So I sat in the cramped airplane seat with my legs comfortably spread, my elbows on both armrests, exuding a physical entitlement to the space I occupied. The stranger rose from her seat and made her way to the bathroom. As she passed me, I responded like an animal prompted by instinct. My body felt heavy and hot, glowing with a wavelength visible only to the object of my attention. My pulse was chugging in every fingertip, as if I’d been made radioactive by desire. I do not understand this chemical process, but I knew that, once it was triggered, the end result was usually sex.

It must seem arrogant of me to assume that my airplane crush reciprocated my attention, but trust me that when you’ve been performing this choreography for more than 20 years, you know when your partner feels the music and when she doesn’t. The first decade was spent being humiliatingly mistaken a good portion of the time while I calibrated my radar, but in recent years it hadn’t led me astray. The thrill, of course, still resided in the slender possibility that this time, this time, I might be wrong.

This secret language of seduction had defined my life since I was 15 and in my first relationship.

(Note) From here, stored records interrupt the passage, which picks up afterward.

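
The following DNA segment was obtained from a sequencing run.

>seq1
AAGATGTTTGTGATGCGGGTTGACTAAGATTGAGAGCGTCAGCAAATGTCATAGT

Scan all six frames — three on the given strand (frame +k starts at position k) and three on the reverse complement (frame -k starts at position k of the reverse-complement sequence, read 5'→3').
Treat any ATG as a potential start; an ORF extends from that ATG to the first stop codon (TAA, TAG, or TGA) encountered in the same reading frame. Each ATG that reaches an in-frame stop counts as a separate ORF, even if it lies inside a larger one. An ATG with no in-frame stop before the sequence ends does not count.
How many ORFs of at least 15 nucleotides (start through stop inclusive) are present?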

I was a serial monogamist, the ends of many of my affairs overlapping slightly with the beginnings of the ones that followed, forming a daisy chain of romances. When I became unhappy in love, I changed my partner. There were a few brief periods of singleness, but I was never alone, really. There were always new flirtations. A string of dates. A lover from my past ready to step into the present. After a few weeks or months, I would find my next forever.

Once I reached my 30s, I started having moments of unease when I contemplated this pattern. I made a promise to myself: I would be celibate for a while, abstaining not only from sex but from flirting, kissing or forming any kind of romantic connection.